By 16, she was a diminutive shadow of her former self both physically and mentally. Her family intervened and took her to a doctor who gave her the heart-plummeting diagnosis: she had anorexia nervosa, a complex mental illness that usually comes with an overwhelming fear of gaining weight and a distorted perception of self.
Just one year later, aged 17, she thought she was ready to die. She said: ‘I just felt like there was no way out and as weird as it sounds, I just wanted quiet. My brain was so encompassed with all of these different thoughts of having to work hard to satisfy this voice telling me to under-eat or over-exercise and I knew it would never be satisfied.
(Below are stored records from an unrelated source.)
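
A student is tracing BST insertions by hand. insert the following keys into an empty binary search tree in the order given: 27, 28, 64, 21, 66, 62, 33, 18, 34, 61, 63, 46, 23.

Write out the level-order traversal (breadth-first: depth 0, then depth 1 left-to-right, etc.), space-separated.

27 21 28 18 23 64 62 66 33 63 34 61 46

Resulting structure (node: left, right):
  27: L=21, R=28
  28: L=–, R=64
  64: L=62, R=66
  21: L=18, R=23
  66: L=–, R=–
  62: L=33, R=63
  33: L=–, R=34
  18: L=–, R=–
  34: L=–, R=61
  61: L=46, R=–
  63: L=–, R=–
  46: L=–, R=–
  23: L=–, R=–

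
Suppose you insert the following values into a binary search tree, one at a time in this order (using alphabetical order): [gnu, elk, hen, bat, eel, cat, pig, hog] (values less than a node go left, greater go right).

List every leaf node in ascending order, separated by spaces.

cat hog

gnu: root
elk: left child of gnu (depth 1)
hen: right child of gnu (depth 1)
bat: left child of elk (depth 2)
eel: right child of bat (depth 3)
cat: left child of eel (depth 4)
pig: right child of hen (depth 2)
hog: left child of pig (depth 3)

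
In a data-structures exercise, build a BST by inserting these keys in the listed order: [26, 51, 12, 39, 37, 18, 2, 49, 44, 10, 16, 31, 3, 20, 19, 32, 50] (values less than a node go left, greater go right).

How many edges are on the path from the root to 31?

4

26: root
51: right child of 26 (depth 1)
12: left child of 26 (depth 1)
39: left child of 51 (depth 2)
37: left child of 39 (depth 3)
18: right child of 12 (depth 2)
2: left child of 12 (depth 2)
49: right child of 39 (depth 3)
44: left child of 49 (depth 4)
10: right child of 2 (depth 3)
16: left child of 18 (depth 3)
31: left child of 37 (depth 4)
3: left child of 10 (depth 4)
20: right child of 18 (depth 3)
19: left child of 20 (depth 4)
32: right child of 31 (depth 5)
50: right child of 49 (depth 4)

Path to 31: 26 → 51 → 39 → 37 → 31, which is 4 edges.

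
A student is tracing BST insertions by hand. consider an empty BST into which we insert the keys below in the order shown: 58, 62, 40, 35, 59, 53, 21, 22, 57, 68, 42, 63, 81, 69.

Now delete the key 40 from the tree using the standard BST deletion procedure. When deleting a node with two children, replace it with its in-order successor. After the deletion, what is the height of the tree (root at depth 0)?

4

58: root
62: right child of 58 (depth 1)
40: left child of 58 (depth 1)
35: left child of 40 (depth 2)
59: left child of 62 (depth 2)
53: right child of 40 (depth 2)
21: left child of 35 (depth 3)
22: right child of 21 (depth 4)
57: right child of 53 (depth 3)
68: right child of 62 (depth 2)
42: left child of 53 (depth 3)
63: left child of 68 (depth 3)
81: right child of 68 (depth 3)
69: left child of 81 (depth 4)

Delete 40 (two children — replace with in-order successor).
After deletion, deepest node is 22 at depth 4.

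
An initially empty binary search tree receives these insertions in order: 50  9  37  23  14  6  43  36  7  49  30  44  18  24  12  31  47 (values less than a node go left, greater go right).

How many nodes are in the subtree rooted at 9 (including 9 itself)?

Insert 50: tree is empty, so 50 becomes the root.
Insert 9: 9 < 50 → go left. Place as left child of 50.
Insert 37: 37 < 50 → go left; 37 > 9 → go right. Place as right child of 9.
Insert 23: 23 < 50 → go left; 23 > 9 → go right; 23 < 37 → go left. Place as left child of 37.
Insert 14: 14 < 50 → go left; 14 > 9 → go right; 14 < 37 → go left; 14 < 23 → go left. Place as left child of 23.
Insert 6: 6 < 50 → go left; 6 < 9 → go left. Place as left child of 9.
Insert 43: 43 < 50 → go left; 43 > 9 → go right; 43 > 37 → go right. Place as right child of 37.
Insert 36: 36 < 50 → go left; 36 > 9 → go right; 36 < 37 → go left; 36 > 23 → go right. Place as right child of 23.
Insert 7: 7 < 50 → go left; 7 < 9 → go left; 7 > 6 → go right. Place as right child of 6.
Insert 49: 49 < 50 → go left; 49 > 9 → go right; 49 > 37 → go right; 49 > 43 → go right. Place as right child of 43.
Insert 30: 30 < 50 → go left; 30 > 9 → go right; 30 < 37 → go left; 30 > 23 → go right; 30 < 36 → go left. Place as left child of 36.
Insert 44: 44 < 50 → go left; 44 > 9 → go right; 44 > 37 → go right; 44 > 43 → go right; 44 < 49 → go left. Place as left child of 49.
Insert 18: 18 < 50 → go left; 18 > 9 → go right; 18 < 37 → go left; 18 < 23 → go left; 18 > 14 → go right. Place as right child of 14.
Insert 24: 24 < 50 → go left; 24 > 9 → go right; 24 < 37 → go left; 24 > 23 → go right; 24 < 36 → go left; 24 < 30 → go left. Place as left child of 30.
Insert 12: 12 < 50 → go left; 12 > 9 → go right; 12 < 37 → go left; 12 < 23 → go left; 12 < 14 → go left. Place as left child of 14.
Insert 31: 31 < 50 → go left; 31 > 9 → go right; 31 < 37 → go left; 31 > 23 → go right; 31 < 36 → go left; 31 > 30 → go right. Place as right child of 30.
Insert 47: 47 < 50 → go left; 47 > 9 → go right; 47 > 37 → go right; 47 > 43 → go right; 47 < 49 → go left; 47 > 44 → go right. Place as right child of 44.

Subtree rooted at 9 contains: 9, 6, 7, 37, 23, 14, 12, 18, 36, 30, 24, 31, 43, 49, 44, 47 — 16 nodes.

16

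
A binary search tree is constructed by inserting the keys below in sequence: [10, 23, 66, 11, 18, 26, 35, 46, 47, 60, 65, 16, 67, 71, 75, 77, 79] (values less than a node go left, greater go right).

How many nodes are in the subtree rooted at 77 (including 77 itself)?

2

Insert 10: tree is empty, so 10 becomes the root.
Insert 23: 23 > 10 → go right. Place as right child of 10.
Insert 66: 66 > 10 → go right; 66 > 23 → go right. Place as right child of 23.
Insert 11: 11 > 10 → go right; 11 < 23 → go left. Place as left child of 23.
Insert 18: 18 > 10 → go right; 18 < 23 → go left; 18 > 11 → go right. Place as right child of 11.
Insert 26: 26 > 10 → go right; 26 > 23 → go right; 26 < 66 → go left. Place as left child of 66.
Insert 35: 35 > 10 → go right; 35 > 23 → go right; 35 < 66 → go left; 35 > 26 → go right. Place as right child of 26.
Insert 46: 46 > 10 → go right; 46 > 23 → go right; 46 < 66 → go left; 46 > 26 → go right; 46 > 35 → go right. Place as right child of 35.
Insert 47: 47 > 10 → go right; 47 > 23 → go right; 47 < 66 → go left; 47 > 26 → go right; 47 > 35 → go right; 47 > 46 → go right. Place as right child of 46.
Insert 60: 60 > 10 → go right; 60 > 23 → go right; 60 < 66 → go left; 60 > 26 → go right; 60 > 35 → go right; 60 > 46 → go right; 60 > 47 → go right. Place as right child of 47.
Insert 65: 65 > 10 → go right; 65 > 23 → go right; 65 < 66 → go left; 65 > 26 → go right; 65 > 35 → go right; 65 > 46 → go right; 65 > 47 → go right; 65 > 60 → go right. Place as right child of 60.
Insert 16: 16 > 10 → go right; 16 < 23 → go left; 16 > 11 → go right; 16 < 18 → go left. Place as left child of 18.
Insert 67: 67 > 10 → go right; 67 > 23 → go right; 67 > 66 → go right. Place as right child of 66.
Insert 71: 71 > 10 → go right; 71 > 23 → go right; 71 > 66 → go right; 71 > 67 → go right. Place as right child of 67.
Insert 75: 75 > 10 → go right; 75 > 23 → go right; 75 > 66 → go right; 75 > 67 → go right; 75 > 71 → go right. Place as right child of 71.
Insert 77: 77 > 10 → go right; 77 > 23 → go right; 77 > 66 → go right; 77 > 67 → go right; 77 > 71 → go right; 77 > 75 → go right. Place as right child of 75.
Insert 79: 79 > 10 → go right; 79 > 23 → go right; 79 > 66 → go right; 79 > 67 → go right; 79 > 71 → go right; 79 > 75 → go right; 79 > 77 → go right. Place as right child of 77.

Subtree rooted at 77 contains: 77, 79 — 2 nodes.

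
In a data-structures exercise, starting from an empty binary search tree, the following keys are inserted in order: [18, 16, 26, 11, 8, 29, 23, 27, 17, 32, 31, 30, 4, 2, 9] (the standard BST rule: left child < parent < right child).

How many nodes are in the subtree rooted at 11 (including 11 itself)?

Insert 18: tree is empty, so 18 becomes the root.
Insert 16: 16 < 18 → go left. Place as left child of 18.
Insert 26: 26 > 18 → go right. Place as right child of 18.
Insert 11: 11 < 18 → go left; 11 < 16 → go left. Place as left child of 16.
Insert 8: 8 < 18 → go left; 8 < 16 → go left; 8 < 11 → go left. Place as left child of 11.
Insert 29: 29 > 18 → go right; 29 > 26 → go right. Place as right child of 26.
Insert 23: 23 > 18 → go right; 23 < 26 → go left. Place as left child of 26.
Insert 27: 27 > 18 → go right; 27 > 26 → go right; 27 < 29 → go left. Place as left child of 29.
Insert 17: 17 < 18 → go left; 17 > 16 → go right. Place as right child of 16.
Insert 32: 32 > 18 → go right; 32 > 26 → go right; 32 > 29 → go right. Place as right child of 29.
Insert 31: 31 > 18 → go right; 31 > 26 → go right; 31 > 29 → go right; 31 < 32 → go left. Place as left child of 32.
Insert 30: 30 > 18 → go right; 30 > 26 → go right; 30 > 29 → go right; 30 < 32 → go left; 30 < 31 → go left. Place as left child of 31.
Insert 4: 4 < 18 → go left; 4 < 16 → go left; 4 < 11 → go left; 4 < 8 → go left. Place as left child of 8.
Insert 2: 2 < 18 → go left; 2 < 16 → go left; 2 < 11 → go left; 2 < 8 → go left; 2 < 4 → go left. Place as left child of 4.
Insert 9: 9 < 18 → go left; 9 < 16 → go left; 9 < 11 → go left; 9 > 8 → go right. Place as right child of 8.

Subtree rooted at 11 contains: 11, 8, 4, 2, 9 — 5 nodes.

5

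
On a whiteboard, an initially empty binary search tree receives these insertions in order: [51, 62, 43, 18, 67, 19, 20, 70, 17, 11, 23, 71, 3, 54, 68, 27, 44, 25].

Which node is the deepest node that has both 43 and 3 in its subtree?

43

Insert 51: tree is empty, so 51 becomes the root.
Insert 62: 62 > 51 → go right. Place as right child of 51.
Insert 43: 43 < 51 → go left. Place as left child of 51.
Insert 18: 18 < 51 → go left; 18 < 43 → go left. Place as left child of 43.
Insert 67: 67 > 51 → go right; 67 > 62 → go right. Place as right child of 62.
Insert 19: 19 < 51 → go left; 19 < 43 → go left; 19 > 18 → go right. Place as right child of 18.
Insert 20: 20 < 51 → go left; 20 < 43 → go left; 20 > 18 → go right; 20 > 19 → go right. Place as right child of 19.
Insert 70: 70 > 51 → go right; 70 > 62 → go right; 70 > 67 → go right. Place as right child of 67.
Insert 17: 17 < 51 → go left; 17 < 43 → go left; 17 < 18 → go left. Place as left child of 18.
Insert 11: 11 < 51 → go left; 11 < 43 → go left; 11 < 18 → go left; 11 < 17 → go left. Place as left child of 17.
Insert 23: 23 < 51 → go left; 23 < 43 → go left; 23 > 18 → go right; 23 > 19 → go right; 23 > 20 → go right. Place as right child of 20.
Insert 71: 71 > 51 → go right; 71 > 62 → go right; 71 > 67 → go right; 71 > 70 → go right. Place as right child of 70.
Insert 3: 3 < 51 → go left; 3 < 43 → go left; 3 < 18 → go left; 3 < 17 → go left; 3 < 11 → go left. Place as left child of 11.
Insert 54: 54 > 51 → go right; 54 < 62 → go left. Place as left child of 62.
Insert 68: 68 > 51 → go right; 68 > 62 → go right; 68 > 67 → go right; 68 < 70 → go left. Place as left child of 70.
Insert 27: 27 < 51 → go left; 27 < 43 → go left; 27 > 18 → go right; 27 > 19 → go right; 27 > 20 → go right; 27 > 23 → go right. Place as right child of 23.
Insert 44: 44 < 51 → go left; 44 > 43 → go right. Place as right child of 43.
Insert 25: 25 < 51 → go left; 25 < 43 → go left; 25 > 18 → go right; 25 > 19 → go right; 25 > 20 → go right; 25 > 23 → go right; 25 < 27 → go left. Place as left child of 27.

Path to 43: 51 → 43
Path to 3: 51 → 43 → 18 → 17 → 11 → 3
43 lies on both paths and is an ancestor of the other node.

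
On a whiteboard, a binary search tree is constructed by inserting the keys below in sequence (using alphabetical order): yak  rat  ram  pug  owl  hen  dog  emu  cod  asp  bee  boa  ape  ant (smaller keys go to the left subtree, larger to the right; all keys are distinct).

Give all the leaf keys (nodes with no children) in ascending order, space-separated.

ant boa emu

Resulting structure (node: left, right):
  yak: L=rat, R=–
  rat: L=ram, R=–
  ram: L=pug, R=–
  pug: L=owl, R=–
  owl: L=hen, R=–
  hen: L=dog, R=–
  dog: L=cod, R=emu
  emu: L=–, R=–
  cod: L=asp, R=–
  asp: L=ape, R=bee
  bee: L=–, R=boa
  boa: L=–, R=–
  ape: L=ant, R=–
  ant: L=–, R=–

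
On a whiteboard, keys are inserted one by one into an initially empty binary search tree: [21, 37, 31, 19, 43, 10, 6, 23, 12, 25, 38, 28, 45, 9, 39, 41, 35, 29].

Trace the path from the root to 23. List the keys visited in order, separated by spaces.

Insert 21: tree is empty, so 21 becomes the root.
Insert 37: 37 > 21 → go right. Place as right child of 21.
Insert 31: 31 > 21 → go right; 31 < 37 → go left. Place as left child of 37.
Insert 19: 19 < 21 → go left. Place as left child of 21.
Insert 43: 43 > 21 → go right; 43 > 37 → go right. Place as right child of 37.
Insert 10: 10 < 21 → go left; 10 < 19 → go left. Place as left child of 19.
Insert 6: 6 < 21 → go left; 6 < 19 → go left; 6 < 10 → go left. Place as left child of 10.
Insert 23: 23 > 21 → go right; 23 < 37 → go left; 23 < 31 → go left. Place as left child of 31.
Insert 12: 12 < 21 → go left; 12 < 19 → go left; 12 > 10 → go right. Place as right child of 10.
Insert 25: 25 > 21 → go right; 25 < 37 → go left; 25 < 31 → go left; 25 > 23 → go right. Place as right child of 23.
Insert 38: 38 > 21 → go right; 38 > 37 → go right; 38 < 43 → go left. Place as left child of 43.
Insert 28: 28 > 21 → go right; 28 < 37 → go left; 28 < 31 → go left; 28 > 23 → go right; 28 > 25 → go right. Place as right child of 25.
Insert 45: 45 > 21 → go right; 45 > 37 → go right; 45 > 43 → go right. Place as right child of 43.
Insert 9: 9 < 21 → go left; 9 < 19 → go left; 9 < 10 → go left; 9 > 6 → go right. Place as right child of 6.
Insert 39: 39 > 21 → go right; 39 > 37 → go right; 39 < 43 → go left; 39 > 38 → go right. Place as right child of 38.
Insert 41: 41 > 21 → go right; 41 > 37 → go right; 41 < 43 → go left; 41 > 38 → go right; 41 > 39 → go right. Place as right child of 39.
Insert 35: 35 > 21 → go right; 35 < 37 → go left; 35 > 31 → go right. Place as right child of 31.
Insert 29: 29 > 21 → go right; 29 < 37 → go left; 29 < 31 → go left; 29 > 23 → go right; 29 > 25 → go right; 29 > 28 → go right. Place as right child of 28.

21 37 31 23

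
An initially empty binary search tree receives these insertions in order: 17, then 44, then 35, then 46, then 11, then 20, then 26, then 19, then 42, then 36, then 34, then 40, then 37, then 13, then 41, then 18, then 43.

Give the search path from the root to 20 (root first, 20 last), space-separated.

17 44 35 20

17: root
44: right child of 17 (depth 1)
35: left child of 44 (depth 2)
46: right child of 44 (depth 2)
11: left child of 17 (depth 1)
20: left child of 35 (depth 3)
26: right child of 20 (depth 4)
19: left child of 20 (depth 4)
42: right child of 35 (depth 3)
36: left child of 42 (depth 4)
34: right child of 26 (depth 5)
40: right child of 36 (depth 5)
37: left child of 40 (depth 6)
13: right child of 11 (depth 2)
41: right child of 40 (depth 6)
18: left child of 19 (depth 5)
43: right child of 42 (depth 4)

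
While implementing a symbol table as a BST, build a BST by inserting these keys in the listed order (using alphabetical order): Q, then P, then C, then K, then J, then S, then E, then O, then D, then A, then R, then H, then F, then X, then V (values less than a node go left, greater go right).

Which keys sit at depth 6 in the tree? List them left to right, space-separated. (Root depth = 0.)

D H

Q: root
P: left child of Q (depth 1)
C: left child of P (depth 2)
K: right child of C (depth 3)
J: left child of K (depth 4)
S: right child of Q (depth 1)
E: left child of J (depth 5)
O: right child of K (depth 4)
D: left child of E (depth 6)
A: left child of C (depth 3)
R: left child of S (depth 2)
H: right child of E (depth 6)
F: left child of H (depth 7)
X: right child of S (depth 2)
V: left child of X (depth 3)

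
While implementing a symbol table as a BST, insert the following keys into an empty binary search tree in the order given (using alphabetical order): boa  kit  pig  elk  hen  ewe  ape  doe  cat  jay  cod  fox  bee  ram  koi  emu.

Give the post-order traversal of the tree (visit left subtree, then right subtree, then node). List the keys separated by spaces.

boa: root
kit: right child of boa (depth 1)
pig: right child of kit (depth 2)
elk: left child of kit (depth 2)
hen: right child of elk (depth 3)
ewe: left child of hen (depth 4)
ape: left child of boa (depth 1)
doe: left child of elk (depth 3)
cat: left child of doe (depth 4)
jay: right child of hen (depth 4)
cod: right child of cat (depth 5)
fox: right child of ewe (depth 5)
bee: right child of ape (depth 2)
ram: right child of pig (depth 3)
koi: left child of pig (depth 3)
emu: left child of ewe (depth 5)

bee ape cod cat doe emu fox ewe jay hen elk koi ram pig kit boa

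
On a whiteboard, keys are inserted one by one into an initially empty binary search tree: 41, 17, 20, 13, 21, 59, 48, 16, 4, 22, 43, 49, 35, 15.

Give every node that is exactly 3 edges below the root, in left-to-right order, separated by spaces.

4 16 21 43 49

Insert 41: tree is empty, so 41 becomes the root.
Insert 17: 17 < 41 → go left. Place as left child of 41.
Insert 20: 20 < 41 → go left; 20 > 17 → go right. Place as right child of 17.
Insert 13: 13 < 41 → go left; 13 < 17 → go left. Place as left child of 17.
Insert 21: 21 < 41 → go left; 21 > 17 → go right; 21 > 20 → go right. Place as right child of 20.
Insert 59: 59 > 41 → go right. Place as right child of 41.
Insert 48: 48 > 41 → go right; 48 < 59 → go left. Place as left child of 59.
Insert 16: 16 < 41 → go left; 16 < 17 → go left; 16 > 13 → go right. Place as right child of 13.
Insert 4: 4 < 41 → go left; 4 < 17 → go left; 4 < 13 → go left. Place as left child of 13.
Insert 22: 22 < 41 → go left; 22 > 17 → go right; 22 > 20 → go right; 22 > 21 → go right. Place as right child of 21.
Insert 43: 43 > 41 → go right; 43 < 59 → go left; 43 < 48 → go left. Place as left child of 48.
Insert 49: 49 > 41 → go right; 49 < 59 → go left; 49 > 48 → go right. Place as right child of 48.
Insert 35: 35 < 41 → go left; 35 > 17 → go right; 35 > 20 → go right; 35 > 21 → go right; 35 > 22 → go right. Place as right child of 22.
Insert 15: 15 < 41 → go left; 15 < 17 → go left; 15 > 13 → go right; 15 < 16 → go left. Place as left child of 16.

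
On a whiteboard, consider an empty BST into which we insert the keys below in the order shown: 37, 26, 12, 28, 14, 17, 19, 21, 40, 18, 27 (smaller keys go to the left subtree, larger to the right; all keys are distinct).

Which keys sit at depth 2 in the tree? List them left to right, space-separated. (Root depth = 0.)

12 28

Resulting structure (node: left, right):
  37: L=26, R=40
  26: L=12, R=28
  12: L=–, R=14
  28: L=27, R=–
  14: L=–, R=17
  17: L=–, R=19
  19: L=18, R=21
  21: L=–, R=–
  40: L=–, R=–
  18: L=–, R=–
  27: L=–, R=–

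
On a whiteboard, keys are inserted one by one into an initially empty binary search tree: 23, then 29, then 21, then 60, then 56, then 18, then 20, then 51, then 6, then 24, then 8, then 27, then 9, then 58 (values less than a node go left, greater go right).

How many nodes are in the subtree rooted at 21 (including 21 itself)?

6

23: root
29: right child of 23 (depth 1)
21: left child of 23 (depth 1)
60: right child of 29 (depth 2)
56: left child of 60 (depth 3)
18: left child of 21 (depth 2)
20: right child of 18 (depth 3)
51: left child of 56 (depth 4)
6: left child of 18 (depth 3)
24: left child of 29 (depth 2)
8: right child of 6 (depth 4)
27: right child of 24 (depth 3)
9: right child of 8 (depth 5)
58: right child of 56 (depth 4)

Subtree rooted at 21 contains: 21, 18, 6, 8, 9, 20 — 6 nodes.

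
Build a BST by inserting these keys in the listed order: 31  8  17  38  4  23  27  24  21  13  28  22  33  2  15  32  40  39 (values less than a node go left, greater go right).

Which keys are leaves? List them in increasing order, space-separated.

2 15 22 24 28 32 39

Resulting structure (node: left, right):
  31: L=8, R=38
  8: L=4, R=17
  17: L=13, R=23
  38: L=33, R=40
  4: L=2, R=–
  23: L=21, R=27
  27: L=24, R=28
  24: L=–, R=–
  21: L=–, R=22
  13: L=–, R=15
  28: L=–, R=–
  22: L=–, R=–
  33: L=32, R=–
  2: L=–, R=–
  15: L=–, R=–
  32: L=–, R=–
  40: L=39, R=–
  39: L=–, R=–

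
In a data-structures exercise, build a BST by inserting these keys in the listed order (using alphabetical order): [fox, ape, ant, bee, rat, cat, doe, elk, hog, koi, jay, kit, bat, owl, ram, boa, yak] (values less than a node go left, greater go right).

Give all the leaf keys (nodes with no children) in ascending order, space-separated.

fox: root
ape: left child of fox (depth 1)
ant: left child of ape (depth 2)
bee: right child of ape (depth 2)
rat: right child of fox (depth 1)
cat: right child of bee (depth 3)
doe: right child of cat (depth 4)
elk: right child of doe (depth 5)
hog: left child of rat (depth 2)
koi: right child of hog (depth 3)
jay: left child of koi (depth 4)
kit: right child of jay (depth 5)
bat: left child of bee (depth 3)
owl: right child of koi (depth 4)
ram: right child of owl (depth 5)
boa: left child of cat (depth 4)
yak: right child of rat (depth 2)

ant bat boa elk kit ram yak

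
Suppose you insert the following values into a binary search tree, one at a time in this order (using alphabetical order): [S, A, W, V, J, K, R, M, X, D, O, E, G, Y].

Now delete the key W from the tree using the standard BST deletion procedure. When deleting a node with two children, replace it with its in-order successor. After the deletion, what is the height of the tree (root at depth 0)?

Insert S: tree is empty, so S becomes the root.
Insert A: A < S → go left. Place as left child of S.
Insert W: W > S → go right. Place as right child of S.
Insert V: V > S → go right; V < W → go left. Place as left child of W.
Insert J: J < S → go left; J > A → go right. Place as right child of A.
Insert K: K < S → go left; K > A → go right; K > J → go right. Place as right child of J.
Insert R: R < S → go left; R > A → go right; R > J → go right; R > K → go right. Place as right child of K.
Insert M: M < S → go left; M > A → go right; M > J → go right; M > K → go right; M < R → go left. Place as left child of R.
Insert X: X > S → go right; X > W → go right. Place as right child of W.
Insert D: D < S → go left; D > A → go right; D < J → go left. Place as left child of J.
Insert O: O < S → go left; O > A → go right; O > J → go right; O > K → go right; O < R → go left; O > M → go right. Place as right child of M.
Insert E: E < S → go left; E > A → go right; E < J → go left; E > D → go right. Place as right child of D.
Insert G: G < S → go left; G > A → go right; G < J → go left; G > D → go right; G > E → go right. Place as right child of E.
Insert Y: Y > S → go right; Y > W → go right; Y > X → go right. Place as right child of X.

Delete W (two children — replace with in-order successor).
After deletion, deepest node is O at depth 6.

6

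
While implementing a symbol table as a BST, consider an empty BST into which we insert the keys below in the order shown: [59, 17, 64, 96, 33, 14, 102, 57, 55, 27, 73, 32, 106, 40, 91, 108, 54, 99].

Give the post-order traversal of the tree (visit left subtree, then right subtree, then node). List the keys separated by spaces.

14 32 27 54 40 55 57 33 17 91 73 99 108 106 102 96 64 59

59: root
17: left child of 59 (depth 1)
64: right child of 59 (depth 1)
96: right child of 64 (depth 2)
33: right child of 17 (depth 2)
14: left child of 17 (depth 2)
102: right child of 96 (depth 3)
57: right child of 33 (depth 3)
55: left child of 57 (depth 4)
27: left child of 33 (depth 3)
73: left child of 96 (depth 3)
32: right child of 27 (depth 4)
106: right child of 102 (depth 4)
40: left child of 55 (depth 5)
91: right child of 73 (depth 4)
108: right child of 106 (depth 5)
54: right child of 40 (depth 6)
99: left child of 102 (depth 4)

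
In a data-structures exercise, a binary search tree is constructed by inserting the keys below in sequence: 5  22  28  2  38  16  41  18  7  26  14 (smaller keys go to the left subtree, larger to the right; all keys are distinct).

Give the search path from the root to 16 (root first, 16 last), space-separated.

Insert 5: tree is empty, so 5 becomes the root.
Insert 22: 22 > 5 → go right. Place as right child of 5.
Insert 28: 28 > 5 → go right; 28 > 22 → go right. Place as right child of 22.
Insert 2: 2 < 5 → go left. Place as left child of 5.
Insert 38: 38 > 5 → go right; 38 > 22 → go right; 38 > 28 → go right. Place as right child of 28.
Insert 16: 16 > 5 → go right; 16 < 22 → go left. Place as left child of 22.
Insert 41: 41 > 5 → go right; 41 > 22 → go right; 41 > 28 → go right; 41 > 38 → go right. Place as right child of 38.
Insert 18: 18 > 5 → go right; 18 < 22 → go left; 18 > 16 → go right. Place as right child of 16.
Insert 7: 7 > 5 → go right; 7 < 22 → go left; 7 < 16 → go left. Place as left child of 16.
Insert 26: 26 > 5 → go right; 26 > 22 → go right; 26 < 28 → go left. Place as left child of 28.
Insert 14: 14 > 5 → go right; 14 < 22 → go left; 14 < 16 → go left; 14 > 7 → go right. Place as right child of 7.

5 22 16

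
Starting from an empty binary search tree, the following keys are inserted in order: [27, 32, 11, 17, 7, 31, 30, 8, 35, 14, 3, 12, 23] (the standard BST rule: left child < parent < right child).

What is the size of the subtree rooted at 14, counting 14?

27: root
32: right child of 27 (depth 1)
11: left child of 27 (depth 1)
17: right child of 11 (depth 2)
7: left child of 11 (depth 2)
31: left child of 32 (depth 2)
30: left child of 31 (depth 3)
8: right child of 7 (depth 3)
35: right child of 32 (depth 2)
14: left child of 17 (depth 3)
3: left child of 7 (depth 3)
12: left child of 14 (depth 4)
23: right child of 17 (depth 3)

Subtree rooted at 14 contains: 14, 12 — 2 nodes.

2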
‘I was exhausted of hearing it and fighting it and also fighting with people on the outside who were telling me there was a problem and that I needed to get better. I thought, “I’m tired. I just want peace and quiet”.’
Now a 22-year-old professional with a love for baking in her spare time, Cara’s life is far removed from the one characterised by the turmoil and despair she once suffered.
She says she now has a great relationship with food and still enjoys a run, but not in the compulsive way she once did. ‘I didn’t ever imagine a life where I wouldn’t be constantly exercising or worrying about food and feeling constantly miserable,’ she said. ‘I really thought that it was going to be forever. But I’m really healthy, I am really happy.’
And that is why, for Cara, Holyrood’s Assisted Dying Bill is ‘dangerous’.
She said: ‘Genuinely, I think if I had been given the option at 16, I probably would have taken it, which is terrifying, but if you gave me the option today, I’d obviously say absolutely not.’
She continued: ‘Dying is not something you can come back from, you can’t undo this, so I think it’s really dangerous. I feel like it needs a lot more discussion. It is a very grey area.’